This week, despite being charged for assaulting a reporter who was asking about the American Health Care Act, Republican candidate Greg Gianforte came out on top in the special election to fill the Montana congressional seat vacated by Interior Secretary Ryan Zinke. The late-breaking incident occurred the day before the election, after tens of thousands of Montanans had cast their ballots early. In his victory speech, Gianforte apologized for the assault, an indirect admission that the statement put out by his campaign immediately following the incident had been a fabrication.
Gianforte pulled out a win this week aided by the millions of dollars spent on his behalf, largely coming from Republicans in Washington. The Congressional Leadership Fund super PAC, the Republican National Committee, and the National Republican Congressional Committee invested more than $4.7 million combined to get Gianforte in Congress.
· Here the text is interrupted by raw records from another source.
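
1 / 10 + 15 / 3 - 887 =-8819 / 10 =-881.90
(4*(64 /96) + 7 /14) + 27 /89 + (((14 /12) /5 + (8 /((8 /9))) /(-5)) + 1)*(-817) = 622693 /1335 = 466.44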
Quist received far less support from national organizations: the Democratic Congressional Campaign Committee spent $340,000; the Progressive Turnout Project chipped in $200,000; and, Planned Parenthood Action Fund’s total expenditure in the race was around $120,000.
The outcome of this special election demonstrates the troubling reality of post Citizens United politics, where big money can have an outsized influence on who gets elected, creating the “obligation” on the part of those elected to pass policies that help the rich get richer, via government contracts, deregulation and preferential tax treatment. The victory of Greg Gianforte perpetuates that problem.